Mike Pont/Getty Images

— -- Yahoo is reversing course on a year-long plan to spin off its $32 billion stake in Chinese e-commerce giant Alibaba and will instead focus on spinning off its core businesses into a new company, Yahoo officials said today.

"Pressure is growing from the Street for value-enhancing moves [and] patience is wearing thin," Daniel Ives, managing director of the technology, media and telecom research group at FBR Capital Markets, told ABC News. "Tech investors have been closely watching this Yahoo situation given the far-reaching tax consequences of its Alibaba stake."

Here's a look at what you need to know about Yahoo's decision today to explore a reverse spin off.

What's the Goal?

Yahoo wants to separate its stake in Alibaba with its core businesses.
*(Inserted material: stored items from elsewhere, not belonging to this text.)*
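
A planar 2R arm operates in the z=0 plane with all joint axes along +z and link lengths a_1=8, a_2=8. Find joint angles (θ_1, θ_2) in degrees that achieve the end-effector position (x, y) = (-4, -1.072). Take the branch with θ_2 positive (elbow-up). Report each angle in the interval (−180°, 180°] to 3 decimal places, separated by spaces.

cos θ_2 = (17.1492−8²−8²)/(2·8·8) = -0.8660; θ_2 = 149.9996° (elbow-up)
β = atan2(-1.0720,-4.0000) = -164.9973°; ψ = atan2(4.0000,1.0718) = 74.9998°
θ_1 = β − ψ = -239.9971°

120.003 150.000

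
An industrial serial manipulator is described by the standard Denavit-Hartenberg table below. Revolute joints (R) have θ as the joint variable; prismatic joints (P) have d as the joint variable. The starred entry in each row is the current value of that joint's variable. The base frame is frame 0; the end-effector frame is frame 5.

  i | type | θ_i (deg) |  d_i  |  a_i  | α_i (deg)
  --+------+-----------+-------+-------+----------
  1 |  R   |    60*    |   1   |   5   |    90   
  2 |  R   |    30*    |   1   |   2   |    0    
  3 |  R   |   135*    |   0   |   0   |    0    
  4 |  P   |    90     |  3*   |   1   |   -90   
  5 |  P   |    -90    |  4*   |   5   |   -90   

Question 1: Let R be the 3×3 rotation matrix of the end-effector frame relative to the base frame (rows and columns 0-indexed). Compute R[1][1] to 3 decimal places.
End-effector y-axis (col 1 of R) = (-0.4830,-0.8365,0.2588)
R[1][1] = -0.8365

-0.837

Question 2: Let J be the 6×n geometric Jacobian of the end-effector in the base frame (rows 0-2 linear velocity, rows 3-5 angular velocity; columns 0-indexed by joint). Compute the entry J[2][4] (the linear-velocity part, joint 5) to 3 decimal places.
-0.259

prismatic axis z_4 = (0.4830,0.8365,-0.2588)
J_v[:, 4] = z_4; J_ω[:, 4] = (0,0,0)
entry J[2][4] = -0.2588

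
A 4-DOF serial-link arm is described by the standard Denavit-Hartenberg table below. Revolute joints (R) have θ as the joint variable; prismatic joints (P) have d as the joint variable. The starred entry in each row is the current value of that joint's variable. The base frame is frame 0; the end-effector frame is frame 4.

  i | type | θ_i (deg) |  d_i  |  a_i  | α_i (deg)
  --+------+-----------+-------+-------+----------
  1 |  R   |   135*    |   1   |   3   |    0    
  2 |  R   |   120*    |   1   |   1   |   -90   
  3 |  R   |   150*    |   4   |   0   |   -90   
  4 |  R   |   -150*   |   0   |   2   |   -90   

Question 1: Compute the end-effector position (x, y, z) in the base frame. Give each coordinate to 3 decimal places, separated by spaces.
2.061 -1.588 2.866

after link 1: o_1 = (-2.1213, 2.1213, 1.0000)
after link 2: o_2 = (-2.3801, 1.1554, 2.0000)
after link 3: o_3 = (1.4836, 0.1201, 2.0000)
after link 4: o_4 = (2.0613, -1.5876, 2.8660)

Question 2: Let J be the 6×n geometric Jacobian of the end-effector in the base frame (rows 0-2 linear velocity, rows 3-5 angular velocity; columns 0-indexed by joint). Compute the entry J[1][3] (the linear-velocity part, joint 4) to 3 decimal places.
axis z_3 = (0.1294,0.4830,0.8660); lever o_n−o_3 = (0.5777,-1.7077,0.8660)
cross product → J_v[:, 3] = (1.8972,0.3882,-0.5000)
J_ω[:, 3] = z_3
entry J[1][3] = 0.3882

0.388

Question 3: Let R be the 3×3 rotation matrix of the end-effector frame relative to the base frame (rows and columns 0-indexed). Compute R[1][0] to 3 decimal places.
End-effector x-axis (col 0 of R) = (0.2888,-0.8539,0.4330)
R[1][0] = -0.8539

-0.854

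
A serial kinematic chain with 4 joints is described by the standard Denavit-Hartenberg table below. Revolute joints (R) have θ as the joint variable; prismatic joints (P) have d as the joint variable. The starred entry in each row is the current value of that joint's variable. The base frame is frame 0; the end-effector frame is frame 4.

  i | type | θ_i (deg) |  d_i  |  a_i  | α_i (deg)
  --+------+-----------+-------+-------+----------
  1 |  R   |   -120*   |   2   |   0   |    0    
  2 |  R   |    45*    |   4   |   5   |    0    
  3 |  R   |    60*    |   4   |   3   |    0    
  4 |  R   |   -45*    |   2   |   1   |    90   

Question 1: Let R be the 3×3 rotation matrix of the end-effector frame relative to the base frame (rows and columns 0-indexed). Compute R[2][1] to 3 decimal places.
1.000

End-effector y-axis (col 1 of R) = (0.0000,0.0000,1.0000)
R[2][1] = 1.0000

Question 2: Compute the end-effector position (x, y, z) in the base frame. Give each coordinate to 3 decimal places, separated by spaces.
4.692 -6.472 12.000

after link 1: o_1 = (0.0000, 0.0000, 2.0000)
after link 2: o_2 = (1.2941, -4.8296, 6.0000)
after link 3: o_3 = (4.1919, -5.6061, 10.0000)
after link 4: o_4 = (4.6919, -6.4721, 12.0000)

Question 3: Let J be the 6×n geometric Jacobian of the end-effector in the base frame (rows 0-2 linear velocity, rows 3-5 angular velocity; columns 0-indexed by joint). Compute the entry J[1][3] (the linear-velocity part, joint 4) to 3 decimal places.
axis z_3 = (0.0000,0.0000,1.0000); lever o_n−o_3 = (0.5000,-0.8660,2.0000)
cross product → J_v[:, 3] = (0.8660,0.5000,-0.0000)
J_ω[:, 3] = z_3
entry J[1][3] = 0.5000

0.500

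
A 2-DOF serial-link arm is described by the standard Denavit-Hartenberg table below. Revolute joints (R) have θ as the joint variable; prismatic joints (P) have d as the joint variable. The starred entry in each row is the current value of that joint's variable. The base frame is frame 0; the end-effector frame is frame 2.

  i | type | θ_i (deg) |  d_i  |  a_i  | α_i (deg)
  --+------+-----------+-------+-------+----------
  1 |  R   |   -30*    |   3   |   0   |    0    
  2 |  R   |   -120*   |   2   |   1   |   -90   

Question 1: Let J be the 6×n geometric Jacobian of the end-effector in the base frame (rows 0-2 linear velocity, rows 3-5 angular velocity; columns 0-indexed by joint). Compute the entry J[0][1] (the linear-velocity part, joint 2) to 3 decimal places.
axis z_1 = (0.0000,0.0000,1.0000); lever o_n−o_1 = (-0.8660,-0.5000,2.0000)
cross product → J_v[:, 1] = (0.5000,-0.8660,0.0000)
J_ω[:, 1] = z_1
entry J[0][1] = 0.5000

0.500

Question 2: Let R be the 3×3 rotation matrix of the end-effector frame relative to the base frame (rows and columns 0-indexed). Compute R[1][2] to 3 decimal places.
End-effector z-axis (col 2 of R) = (0.5000,-0.8660,0.0000)
R[1][2] = -0.8660

-0.866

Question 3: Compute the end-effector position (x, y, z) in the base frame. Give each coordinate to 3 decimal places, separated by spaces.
after link 1: o_1 = (0.0000, 0.0000, 3.0000)
after link 2: o_2 = (-0.8660, -0.5000, 5.0000)

-0.866 -0.500 5.000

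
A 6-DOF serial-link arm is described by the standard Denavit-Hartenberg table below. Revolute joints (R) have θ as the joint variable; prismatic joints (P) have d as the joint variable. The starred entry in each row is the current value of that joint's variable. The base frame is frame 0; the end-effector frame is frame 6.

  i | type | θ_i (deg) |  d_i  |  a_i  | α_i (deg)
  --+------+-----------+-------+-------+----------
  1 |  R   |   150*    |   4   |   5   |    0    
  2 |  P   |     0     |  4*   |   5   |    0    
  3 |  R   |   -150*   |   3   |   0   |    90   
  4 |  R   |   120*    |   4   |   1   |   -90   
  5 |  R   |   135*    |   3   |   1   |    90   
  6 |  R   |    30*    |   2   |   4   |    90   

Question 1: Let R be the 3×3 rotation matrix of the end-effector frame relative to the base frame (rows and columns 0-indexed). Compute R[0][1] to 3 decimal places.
-0.354

End-effector y-axis (col 1 of R) = (-0.3536,0.7071,0.6124)
R[0][1] = -0.3536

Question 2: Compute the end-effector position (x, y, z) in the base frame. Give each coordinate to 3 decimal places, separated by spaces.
-12.619 5.571 7.857

after link 1: o_1 = (-4.3301, 2.5000, 4.0000)
after link 2: o_2 = (-8.6603, 5.0000, 8.0000)
after link 3: o_3 = (-8.6603, 5.0000, 11.0000)
after link 4: o_4 = (-9.1603, 1.0000, 11.8660)
after link 5: o_5 = (-11.4048, 1.7071, 9.7537)
after link 6: o_6 = (-12.6192, 5.5708, 7.8571)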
The move to create a new company called Aabaco Holdings, for Yahoo's stake in Alibaba, was announced in January 2015.

Yahoo's board of directors said in a statement today the plan for a spin-off was being dropped due to concerns regarding "the market's perception of tax risk" -- something they said would have "impaired the value of Aabaco stock until resolved." Instead, the board will pursue something called a "reverse spin off."

Why the Change of Plan?

It was initially believed the Aabaco spin-off could qualify for a tax exemption.

While the idea excited investors, the Internal Revenue Service declined to rule the Aabaco spin-off could qualify for a tax exemption, resulting in the possibility Yahoo could be hit with a massive tax bill

What's a Reverse Spin-Off?

The new game plan will still allow Yahoo to achieve its goal of separating its stake in Alibaba with its other businesses -- only this time, those core businesses, including assets and liabilities, would be broken off into a new company.

Shares from that new company would been be distributed to shareholders pro rata -- meaning they'd receive a proportional amount to the shares they previously owned. The end result is two separate publicly traded companies.

"A separation will provide greater transparency to ensure Yahoo's business operations are accurately valued," Yahoo CEO Marissa Mayer said in a conference call with investors this morning.

When Will This Happen?

The reverse spin-off is a complex move that could take more than a year to complete. It's subject to a long list of approvals, including "third-party consents, preparation of audited financial statements, shareholder approval, and SEC filings and clearance," according to the statement from Yahoo's board.

"I remain convinced Yahoo is on a better path and the right one," Mayer said.

Investors seemed cautiously optimistic about the news. Shares of Yahoo were up 2.4 percent to $35.70 before the marked opened.